There are a number of distinct advantages for using digital cameras underwater. Many digital cameras offer considerably more depth-of-field than film cameras because of their smaller than 35mm CCD chips. This is a definite help when photographing underwater since greater depth-of-field means more of your image will be in focus. Digital cameras tend to feature macro capabilities that focus more closely than film cameras, allowing you can get even closer to small objects like tiny fish and coral. Some underwater photographers feel that digital camera images have more realistic ocean blue colors than they can get using film. Many also feel that digital cameras while not recording highlight detail as well as film, offer much better detail in shadow areas, a definite advantage underwater where little sunlight reaches. The instant feedback offered by a digital camera means you can easily decide whether or not you need to reshoot while still in the water. Keep in mind too, that all these advantages we've just mentioned are available in many digital point-and-shoot models, not just professional-quality expensive digital SLRs.
However, there are some issues with digital cameras that you do need to consider when photographing underwater. Shutter delay — the time it takes for the camera to take the picture after you depress the shutter button — can result in you missing those great action shots of the shark eating a school of fish. You‚Äôll also find digital cameras take more time to be ready to take the next photo, so you're not going to be able to capture a sequence of photographs as quickly as you will with a film camera.

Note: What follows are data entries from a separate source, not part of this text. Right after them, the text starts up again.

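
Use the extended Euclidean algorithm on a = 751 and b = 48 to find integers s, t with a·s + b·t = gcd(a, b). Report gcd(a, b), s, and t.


Euclidean algorithm on (751, 48) — divide until remainder is 0:
  751 = 15 · 48 + 31
  48 = 1 · 31 + 17
  31 = 1 · 17 + 14
  17 = 1 · 14 + 3
  14 = 4 · 3 + 2
  3 = 1 · 2 + 1
  2 = 2 · 1 + 0
gcd(751, 48) = 1.
Track Bezout coefficients alongside the remainders: start with r₀ = 751 = a·1 + b·0 (s = 1, t = 0) and r₁ = 48 = a·0 + b·1 (s = 0, t = 1); each new remainder r_{k+1} = r_{k-1} − q_k·r_k inherits s_{k+1} = s_{k-1} − q_k·s_k, t_{k+1} = t_{k-1} − q_k·t_k, so r_k = a·s_k + b·t_k at every step:
  q = 15: r = 31, s = 1 − 15·0 = 1, t = 0 − 15·1 = -15  (check: 751·1 + 48·(-15) = 31)
  q = 1: r = 17, s = 0 − 1·1 = -1, t = 1 − 1·(-15) = 16  (check: 751·(-1) + 48·16 = 17)
  q = 1: r = 14, s = 1 − 1·(-1) = 2, t = -15 − 1·16 = -31  (check: 751·2 + 48·(-31) = 14)
  q = 1: r = 3, s = -1 − 1·2 = -3, t = 16 − 1·(-31) = 47  (check: 751·(-3) + 48·47 = 3)
  q = 4: r = 2, s = 2 − 4·(-3) = 14, t = -31 − 4·47 = -219  (check: 751·14 + 48·(-219) = 2)
  q = 1: r = 1, s = -3 − 1·14 = -17, t = 47 − 1·(-219) = 266  (check: 751·(-17) + 48·266 = 1)
The row with r = 1 (the gcd) gives the Bezout coefficients s = -17, t = 266.
Result: 751 · (-17) + 48 · (266) = 1.

gcd(751, 48) = 1; s = -17, t = 266 (check: 751·(-17) + 48·266 = 1).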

If you decide to go digital here are a couple of popular models:
SeaLife offers three digital models including the Reefmaster DC250 which is a 2.1 megapixel camera, and the Reefmaster DC300, a 3.3 megapixel model. Both feature what SeaLife calls "Land & Sea Exposure Modes" which basically means that the cameras can be used both in the water and out. When used underwater, the Sea Exposure modes offer specific shutter speeds and aperture settings that take into account the low lighting conditions found in water.
Sea & Sea USA makes the AquaPix digital camera which can also be used on the land or underwater. Sea & Sea is so sure that the camera is waterproof that it offers an insurance policy against water damage. The camera also features a switch allowing you to flip between the built-in closeup lens or built-in color correction filter.
Another possibility is to put the camera you own, either film or digital, into an underwater housing. What are housings? You will hear a lot about these glass and metal things in the underwater world. Housings are camera protectors made of glass and metal that fit snuggly around your film or digital cameras and lenses to protect them from the water.
Ikelite makes housings that work with a wide variety of cameras but you'll need to buy the one that is specifically designed for your camera model. Ikelite also makes an underwater camera as well as flash gear and accessories.
Nexus makes aluminum housings for Nikon film and digital cameras and lenses as well as for Olympus' digital cameras.
Subal has underwater housings for film or digital SLR cameras by Nikon, Canon, and Fuji.
Ewa-Marine makes a different type of housing. They are flexible and look like a plastic bag with a glass filter attachment you screw on to your lens. Just like other housings, they are model specific. However, they can be less expensive than metal housings. Depending on the model, Ewa-Marine's housing can keep your camera safe at depths of 20 to 150 feet.